Today, amidst all of the news that is constantly barraging us, a little piece slipped through about a coming-out story for a guy I have been following for quite some time. Via his Instagram, disgraced former congressman Aaron Schock confirmed for all of us what we have known to be true for a while: he is gay.
I will admit, at first I wanted to rant, “Girl, bye. Take your Republican, anti-LGBTQ ass outta here and go rub suntan oil on some WeHo dummy who doesn’t know he’s sleeping with the enemy.”
But I thought better of that. I thought, “No, I should take the high road. What Aaron needs is help, because attractive, rich, gay, white celebrities never get help.”
But let me just first acknowledge that this queen (and yes, he is a queen now) was virulently anti-gay while he was in office. He then eventually resigned his office amidst a scandal involving decorating his office in the style of DOWNTON ABBEY!
Now, admittedly, closet cases in DC are not unheard of, and neither is their inclination to harm the community they are trying to resist. In that sense, Aaron Schock was typical. What pissed me off about him was that he was doing all of this terrible stuff to the LGBTQ community and then going off to live his best gay life.
Rumors swirled for years about Aaron Schock, even after he was disgraced. Then in March 2019, he was photographed with his hands down another guy’s pants at Coachella—and he still did not come out or even apologize for his past bad acts. I just couldn’t take it with this, queen!
But rather than writing this from a place of frustration and anger—rather than writing something scathing where I read this queen down to the ground—I thought it might be fair to at least glance at the lengthy coming-out statement he posted on his website aschock.net (which is just exactly something a WeHo queen would have).
I have to say, the statement did resonate with me. I dare say, I even felt sorry for the man. He talked about how he planned to tell his parents he was gay at Easter, but then the Coachella story broke, and in the car on the way there, his mother called and told him to turn around and go home. He wasn’t welcome. He talked about how he still has family trying to encourage him to go to conversion therapy.

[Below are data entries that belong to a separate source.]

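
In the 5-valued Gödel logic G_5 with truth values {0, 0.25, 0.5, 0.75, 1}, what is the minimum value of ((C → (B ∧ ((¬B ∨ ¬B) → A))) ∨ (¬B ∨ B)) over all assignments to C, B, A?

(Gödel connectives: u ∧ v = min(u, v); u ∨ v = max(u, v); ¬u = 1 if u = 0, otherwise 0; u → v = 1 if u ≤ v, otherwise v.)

The minimum is attained at C = 0.5, B = 0.25, A = 0:
  ¬B: Gödel ¬ of 0.25 = 0 (operand ≠ 0)
  ¬B: Gödel ¬ of 0.25 = 0 (operand ≠ 0)
  (¬B ∨ ¬B) = max(0, 0) = 0
  ((¬B ∨ ¬B) → A): 0 ≤ 0, so result = 1
  (B ∧ ((¬B ∨ ¬B) → A)) = min(0.25, 1) = 0.25
  (C → (B ∧ ((¬B ∨ ¬B) → A))): 0.5 > 0.25, so result = 0.25
  ¬B: Gödel ¬ of 0.25 = 0 (operand ≠ 0)
  (¬B ∨ B) = max(0, 0.25) = 0.25
  ((C → (B ∧ ((¬B ∨ ¬B) → A))) ∨ (¬B ∨ B)) = max(0.25, 0.25) = 0.25
Checking all 125 assignments confirms none give a value below 0.25.

0.25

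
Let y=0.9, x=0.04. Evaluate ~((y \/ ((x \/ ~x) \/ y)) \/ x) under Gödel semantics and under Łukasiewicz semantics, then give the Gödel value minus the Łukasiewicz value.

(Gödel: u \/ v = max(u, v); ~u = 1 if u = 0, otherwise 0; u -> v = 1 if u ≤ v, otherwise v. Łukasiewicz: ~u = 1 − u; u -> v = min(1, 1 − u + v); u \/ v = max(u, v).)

Gödel evaluation:
  ~x: Gödel ¬ of 0.04 = 0 (operand ≠ 0)
  (x \/ ~x) = max(0.04, 0) = 0.04
  ((x \/ ~x) \/ y) = max(0.04, 0.9) = 0.9
  (y \/ ((x \/ ~x) \/ y)) = max(0.9, 0.9) = 0.9
  ((y \/ ((x \/ ~x) \/ y)) \/ x) = max(0.9, 0.04) = 0.9
  ~((y \/ ((x \/ ~x) \/ y)) \/ x): Gödel ¬ of 0.9 = 0 (operand ≠ 0)
  Gödel value = 0
Łukasiewicz evaluation:
  ~x: Łukasiewicz ¬ gives 1 − 0.04 = 0.96
  (x \/ ~x) = max(0.04, 0.96) = 0.96
  ((x \/ ~x) \/ y) = max(0.96, 0.9) = 0.96
  (y \/ ((x \/ ~x) \/ y)) = max(0.9, 0.96) = 0.96
  ((y \/ ((x \/ ~x) \/ y)) \/ x) = max(0.96, 0.04) = 0.96
  ~((y \/ ((x \/ ~x) \/ y)) \/ x): Łukasiewicz ¬ gives 1 − 0.96 = 0.04
  Łukasiewicz value = 0.04
Difference: 0 − 0.04 = -0.04

-0.04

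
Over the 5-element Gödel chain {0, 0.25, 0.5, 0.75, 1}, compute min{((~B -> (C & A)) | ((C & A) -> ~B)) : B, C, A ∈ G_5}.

Every assignment gives 1. For instance at B = 0, C = 0, A = 0:
  ~B: Gödel ¬ of 0 = 1 (operand is 0)
  (C & A) = min(0, 0) = 0
  (~B -> (C & A)): 1 > 0, so result = 0
  (C & A) = min(0, 0) = 0
  ~B: Gödel ¬ of 0 = 1 (operand is 0)
  ((C & A) -> ~B): 0 ≤ 1, so result = 1
  ((~B -> (C & A)) | ((C & A) -> ~B)) = max(0, 1) = 1
All 125 assignments give value 1 — the formula is a G_5-tautology.

1.00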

He talked about how, when he was young, he tried to put ambition in front of authenticity in order to suppress who he was. He succumbed over and over again to praise and attention, and over and over again realized that all of that praise and all of that attention is empty if you can’t be who you are.
It is a sad story. It is only made unique by the fact that he was a U.S. congressman who had to make those very consequential choices publicly, and who had to live through his downfall publicly as well. It’s sort of Shakespearean, but with abs and an influencer status.
Schock has apparently seen the light, and (in too-little-too-late fashion) he admits that if he were to return to Congress he would support the LGBTQ community and its causes. For all of its good intentions, the thing reads like it was written by a very privileged, objectively attractive, white cisgender WeHo queen in 2007. And if you judge it by those standards, the posting almost sounds progressive.
Aaron has a lot of growing to do. He has a lot of apologizing to do. He has a lot of media training on LGBTQ issues to do. He has a lot of work to do, and that work will be difficult. He may even have to meet some lesbians and transgender people. He may have to refer to someone who is non-binary as “they.” He may even have to meet someone who eats carbs.
So Aaron, I want to help you. I want to offer you the help you don’t deserve and that you never gave anyone else you oppressed. Privilege, right? It’s great.
First, welcome—I guess.
A few things:
- Build your awareness. Your public coming-out statement reads like you’re at base camp one in regards to speaking on LGBTQ issues. Honestly, the acronym is LGBTQQIP2SAA, and even that may have changed in the last twenty minutes. So just start with the basics.
- Do some work. You need to volunteer with some groups other than the HRC and GLAAD. Like, you need to go deep into some trans activism. You need to talk about racial justice. You need to elevate the names of folks being murdered for being who they are.
- Use your influence. You mentioned your family offering you conversion therapy? Work to get conversion therapy not only banned, but criminalized. Call up some of those Republicans whose numbers you have stored in your iPhone 11 Pro.
- Keep posting shirtless selfies on Instagram. But use them to draw awareness to issues that people in our community need to be aware of.
- Do right by us. You fucked up bad, boo-boo. Like, real bad. And I know there is some muscle queen out there who just wants to bang you, but if you want redemption, you need to earn it. You came out publicly for a reason. I assume it was because you are ready to turn things around. So prove it. Do it. Live it.
One last thing. Do us a favor: spare us the sanctimonious crap if you don’t want to help fix some of the things you helped break or keep broken. Please don’t write a book about how heroic you are, or how your coming-out story is going to save the community. Your story is typical, minus your celebrity. You’ve done nothing heroic, and in fact, to many of us, you’re still the bad guy. But you can change that story. You can make it better. Maybe not heroic, but better. And also, don’t tell us. Show us.
So again, welcome—I guess. If you do right by us, we may allow you to be a guest judge on RuPaul’s Drag Race. But I wouldn’t hold your breath.